The good season-opening omens went only in one direction Monday.
11 Comments
Great game to watch. The players responded to opening night well, as they have for 7 years now. Let’s see them play that way consistently now. Putting this more on the Angels being rather overrated this season and Weaver having an off night. Usually he’s a Mariner killer. But Pujols seems to be on the slow track of Kevin Mitchell-ville and Hamilton just isn’t the player he was in Texas. I’d only be mildly surprised if the M’s finish ahead of the Angels.
Angels have missed playoffs four years in a row. Mariners 12 in a row. The Angels appear to have the ability to rally from that deficit.
OTOH, doesn’t that make 8 straight Opening Day wins for the Ms? None of which, of course, have been followed by a season ending with a post-season appearance.
Let’s see how things go between Felix’s starts, the real proof of the pudding.

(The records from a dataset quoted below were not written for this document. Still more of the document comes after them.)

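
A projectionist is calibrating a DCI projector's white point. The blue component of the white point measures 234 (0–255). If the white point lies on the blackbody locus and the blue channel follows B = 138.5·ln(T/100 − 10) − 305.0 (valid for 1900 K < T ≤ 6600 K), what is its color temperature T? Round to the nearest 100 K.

ln(t − 10) = (234 + 305.0) / 138.5 = 3.8917.
t − 10 = e^3.8917 = 48.994, so t = 58.994.
T = 100·t = 5899 K → 5900 K to the nearest 100 K.

5900 K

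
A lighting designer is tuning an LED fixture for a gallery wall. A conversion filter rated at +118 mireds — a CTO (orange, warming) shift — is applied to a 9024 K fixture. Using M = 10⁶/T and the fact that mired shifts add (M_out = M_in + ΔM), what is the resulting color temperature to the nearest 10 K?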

Wait . . . for $175M, he doesn’t pitch every day?
Some teams transition from spring ball to the regular season better than others. I can’t fault the M’s if they still think they’re playing Cactus League games. Hope they stay confused into July or later.
The Angels certainly had “B” game in them. Especially if Jered Weaver is No. 1 pitcher.
no need for the “rally cap” last night..
the sun is shining.
the mountain is out.
felix produces K’s in double figures.
the m’s are not in last place.
woo hoo.
go m’s
If you get $2 beer at Safeco, you’ll never go home.
good game but notice the 0fer in the dh slot from LoMo? jesus time!!!! bring him up up up for easter dammit.
Hope your wife is easier on you when you screw up for the first time.
she usually calls for “jesus!” when i screw up.